Future of Correlation

One of the topics that you'll hear a lot about for asynchronous and decoupled programming in WCF 4.0 is correlation. Correlation is a relationship between one message and another message or one message and a piece of state. With synchronous programming, you may not always think about the correlations that are present. Correlations may be implicit through a call stack or through local variables. Or, they may be dramatically simplified by virtue of the fact that you know what's going to happen next and can craft your code to match the situation.

In asynchronous programming, correlation is the glue that joins together different operations. There are many different types of correlations. You've probably used several before.

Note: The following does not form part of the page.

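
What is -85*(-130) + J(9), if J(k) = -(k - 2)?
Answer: 11043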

For example, if you've defined a service contract with a CallbackContract, then you've specified a correlation based on two parties sharing a continuous network connection for an exchange of messages. If you've defined an HTTP cookie, then you've specified a correlation based on protocol information that is durably stored in between messaging operations. If you've included an ID field in a message, then you've specified a correlation based on message content. In many systems, each different type of correlation has a different way of describing and programming the correlation mechanism.

In WCF 4.0, one of the things we've done is think about how to standardize many different types of correlation behind a similar set of mechanisms. You'll see some examples using this correlation mechanism for workflow in the second half of Ed Pinto's PDC talk.

The basic pattern has just three operations.

- There is a query operation that can be applied to a message without the aid of any persistent state information. The query is the normalized operation for extracting information used by the correlation. The result of performing a query is a correlation key.

There is an association operation that can be applied to a key and a piece of state to bind the two together.  
  • There is a retrieval operation that can be applied to a key to return a previously bound piece of state.